"Karma", "Fate", "Destiny" - whatever be the name, it feels like I was MEANT TO read this book. Before I write about the book, let me share a quick story of how I ended up buying it. A few weeks back, we were roaming around Brigade Road and stopped at Blossoms Book Store. I was browsing through books on the ground floor and selected a few to buy, while my husband was on the third floor, sitting and reading a book. He kept it back on the shelf and we were walking back to our car. While we were driving home, he said, "You know, I was reading this book. You might like it. I have heard the author speak at IIMB a few years back". I was curious about this book but didn't follow through. After a couple of weeks, I was around Brigade Road, attending a personal finance workshop. The core topic of the workshop was all about growth, high returns from mutual funds and how the markets have fared well in the past 2 decades etc. Though the workshop was informative, I was walking back with a lot of questions running on my mind - how can we make an assumption that the markets would give similar high returns in the next 2 decades, why aren't we factoring in other critical issues like environmental degradation, climate change etc? After having lunch at a restaurant nearby, I told my husband, "Let's go and check if the book you recommended to me is still available in Blossoms". Sure enough, it was there on the very same shelf where my husband had kept it. I didn't glance much but intuitively I felt it was the right book for me. After purchasing it, I realized it was a signed copy by the author himself. That's the beauty of a second hand book store - you might get such surprises!
Coming to the book, the author Mansoor Khan has dealt with a very important topic - that perpetual exponential growth is impossible with earth's finite resources. In the first few chapters of the book, he has explained about the industrial revolution, our extreme dependencies on oil and our constant expectations of exponential growth. The "Concept vs Reality" approach he has used to explain the context and unravel the problem was thought-provoking and easy to understand.

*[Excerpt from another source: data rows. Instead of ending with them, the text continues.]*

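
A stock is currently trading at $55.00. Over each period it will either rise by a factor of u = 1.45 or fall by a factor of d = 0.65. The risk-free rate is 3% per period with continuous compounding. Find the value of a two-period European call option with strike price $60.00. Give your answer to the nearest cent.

Risk-neutral probability p = (e^0.03 − 0.65)/(1.45 − 0.65) = 0.3805/0.8000 = 0.4756
Terminal stock prices: S_uu = 115.6, S_ud = 51.84, S_dd = 23.24
Terminal payoffs (S − K): max(55.64, 0) = 55.64, max(-8.163, 0) = 0, max(-36.76, 0) = 0
Node u (S = 79.75): V_u = e^(−0.03)·[0.4756·55.6375 + 0.5244·0.0000] = 25.6774
Node d (S = 35.75): V_d = e^(−0.03)·[0.4756·0.0000 + 0.5244·0.0000] = 0.0000
Node 0 (S = 55): V_0 = e^(−0.03)·[0.4756·25.6774 + 0.5244·0.0000] = 11.8505

$11.85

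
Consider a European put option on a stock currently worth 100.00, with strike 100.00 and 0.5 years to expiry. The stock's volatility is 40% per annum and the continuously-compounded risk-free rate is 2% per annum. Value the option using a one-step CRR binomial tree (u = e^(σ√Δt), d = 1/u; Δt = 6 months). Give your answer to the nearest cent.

CRR parameters: u = e^(σ√Δt) = e^(0.4·√0.5) = 1.3269, d = 1/u = 0.7536
Per-period rate: rΔt = 0.02·0.5 = 0.01, so R = e^0.01 = 1.0101
Risk-neutral probability p = (e^0.01 − 0.7536)/(1.3269 − 0.7536) = 0.2564/0.5733 = 0.4473
Terminal stock prices: S_u = 132.7, S_d = 75.36
Terminal payoffs (K − S): max(-32.69, 0) = 0, max(24.64, 0) = 24.64
Node 0 (S = 100): V_0 = e^(−0.01)·[0.4473·0.0000 + 0.5527·24.6362] = 13.4812

13.48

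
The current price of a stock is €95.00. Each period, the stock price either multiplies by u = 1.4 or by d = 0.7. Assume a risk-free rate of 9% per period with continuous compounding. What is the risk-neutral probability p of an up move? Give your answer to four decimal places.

p = 0.5631

Risk-neutral probability p = (e^0.09 − 0.7)/(1.4 − 0.7) = 0.3942/0.7000 = 0.5631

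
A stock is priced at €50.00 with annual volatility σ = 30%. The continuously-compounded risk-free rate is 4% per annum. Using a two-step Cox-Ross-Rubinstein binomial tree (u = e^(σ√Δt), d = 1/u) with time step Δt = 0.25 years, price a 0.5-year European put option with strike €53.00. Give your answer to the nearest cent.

€5.44

CRR parameters: u = e^(σ√Δt) = e^(0.3·√0.25) = 1.1618, d = 1/u = 0.8607
Per-period rate: rΔt = 0.04·0.25 = 0.01, so R = e^0.01 = 1.0101
Risk-neutral probability p = (e^0.01 − 0.8607)/(1.1618 − 0.8607) = 0.1493/0.3011 = 0.4959
Terminal stock prices: S_uu = 67.49, S_ud = 50, S_dd = 37.04
Terminal payoffs (K − S): max(-14.49, 0) = 0, max(3, 0) = 3, max(15.96, 0) = 15.96
Node u (S = 58.09): V_u = e^(−0.01)·[0.4959·0.0000 + 0.5041·3.0000] = 1.4971
Node d (S = 43.04): V_d = e^(−0.01)·[0.4959·3.0000 + 0.5041·15.9591] = 9.4372
Node 0 (S = 50): V_0 = e^(−0.01)·[0.4959·1.4971 + 0.5041·9.4372] = 5.4447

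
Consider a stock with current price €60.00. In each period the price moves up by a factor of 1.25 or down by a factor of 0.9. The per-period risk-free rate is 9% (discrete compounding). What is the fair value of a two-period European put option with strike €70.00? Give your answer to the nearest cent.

Risk-neutral probability p = (1 + 0.09 − 0.9)/(1.25 − 0.9) = 0.1900/0.3500 = 0.5429
Terminal stock prices: S_uu = 93.75, S_ud = 67.5, S_dd = 48.6
Terminal payoffs (K − S): max(-23.75, 0) = 0, max(2.5, 0) = 2.5, max(21.4, 0) = 21.4
Node u (S = 75): V_u = 1/1.09·[0.5429·0.0000 + 0.4571·2.5000] = 1.0485
Node d (S = 54): V_d = 1/1.09·[0.5429·2.5000 + 0.4571·21.4000] = 10.2202
Node 0 (S = 60): V_0 = 1/1.09·[0.5429·1.0485 + 0.4571·10.2202] = 4.8085

€4.81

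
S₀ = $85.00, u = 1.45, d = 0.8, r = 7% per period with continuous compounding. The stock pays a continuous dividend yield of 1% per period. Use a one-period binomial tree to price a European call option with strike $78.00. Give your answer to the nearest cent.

$17.00

Per-period risk-free factor R = e^0.07 = 1.0725; dividend-adjusted growth = e^(0.07−0.01) = 1.0618.
Risk-neutral probability p = (1.0618 − 0.8)/(1.45 − 0.8) = 0.2618/0.6500 = 0.4028
Terminal stock prices: S_u = 123.2, S_d = 68
Terminal payoffs (S − K): max(45.25, 0) = 45.25, max(-10, 0) = 0
Node 0 (S = 85): V_0 = e^(−0.07)·[0.4028·45.2500 + 0.5972·0.0000] = 16.9955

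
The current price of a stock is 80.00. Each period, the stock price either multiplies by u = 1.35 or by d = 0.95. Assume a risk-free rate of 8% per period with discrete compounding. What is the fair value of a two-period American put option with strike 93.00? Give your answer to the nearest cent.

13.00

Risk-neutral probability p = (1 + 0.08 − 0.95)/(1.35 − 0.95) = 0.1300/0.4000 = 0.3250
Terminal stock prices: S_uu = 145.8, S_ud = 102.6, S_dd = 72.2
Terminal payoffs (K − S): max(-52.8, 0) = 0, max(-9.6, 0) = 0, max(20.8, 0) = 20.8
Node u (S = 108): continuation = 1/1.08·[0.3250·0.0000 + 0.6750·0.0000] = 0.0000; exercise value = 0.0000 ≤ continuation, so V_u = 0.0000
Node d (S = 76): continuation = 1/1.08·[0.3250·0.0000 + 0.6750·20.8000] = 13.0000; exercise value = 17.0000 > continuation, so V_d = 17.0000 (exercise)
Node 0 (S = 80): continuation = 1/1.08·[0.3250·0.0000 + 0.6750·17.0000] = 10.6250; exercise value = 13.0000 > continuation, so V_0 = 13.0000 (exercise)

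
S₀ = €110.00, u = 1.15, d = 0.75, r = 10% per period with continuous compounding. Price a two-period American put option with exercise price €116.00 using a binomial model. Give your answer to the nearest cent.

€6.00

Risk-neutral probability p = (e^0.1 − 0.75)/(1.15 − 0.75) = 0.3552/0.4000 = 0.8879
Terminal stock prices: S_uu = 145.5, S_ud = 94.87, S_dd = 61.88
Terminal payoffs (K − S): max(-29.47, 0) = 0, max(21.13, 0) = 21.13, max(54.12, 0) = 54.12
Node u (S = 126.5): continuation = e^(−0.1)·[0.8879·0.0000 + 0.1121·21.1250] = 2.1422; exercise value = 0.0000 ≤ continuation, so V_u = 2.1422
Node d (S = 82.5): continuation = e^(−0.1)·[0.8879·21.1250 + 0.1121·54.1250] = 22.4611; exercise value = 33.5000 > continuation, so V_d = 33.5000 (exercise)
Node 0 (S = 110): continuation = e^(−0.1)·[0.8879·2.1422 + 0.1121·33.5000] = 5.1183; exercise value = 6.0000 > continuation, so V_0 = 6.0000 (exercise)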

These two passages hit the nail on the head -
"The Earth is not a huge, inanimate hunk of mud, rock, ores, minerals etc that can spew out resources at whatever rate we wish for human purpose alone. It is not to be viewed as a storehouse of resources for us to extract, loot and dispose of........The Earth in fact is a complex organism. It is as living as each of us.""A crazy and unreal concept of Perpetual Exponential Quantitative Growth (PEQG) of money leads to chasing and looting half the planet's energy and resources, disrupting ecosystems, fraying social structures and corrupting moral integrity."
After setting the premise of how our expectations of PEQG is unrealistic, the author talks about how we have crossed the Global Peak of oil production around 2005 and it is downhill from thereafter. Given our exponential growth and high dependency on oil, we don't have much time left until the remaining available oil is used up.
There have been quite a hue and cry over alternative energy sources in the past couple of decades, but the author has explained in detail about how each of the proposed alternative energy sources fails to meet the 5 energy rules. I admit I felt all gloomy and depressed, reading about the lack of alternatives.
But the chapter on Transition gave me hope and clarity. And I will refer to this chapter more often, as my thoughts and ideologies seem to align with the proposed solution.
"We have to now first personally believe that small is beautiful, less is good, local is important, community is strength, sharing itself is charity and diversity is paramount."
Well researched, hard-hitting, thorough analysis and at the same time, easy to understand, I highly recommend this book to all who want to understand the hard reality - that the way we are consuming planet's resources is not sustainable in the long run and we need to take corrective action NOW. Changing our light bulbs to CFL or buying "energy efficient" refrigerators won't make much of a difference.
This book is available as a free download on the author's website. Do check it out.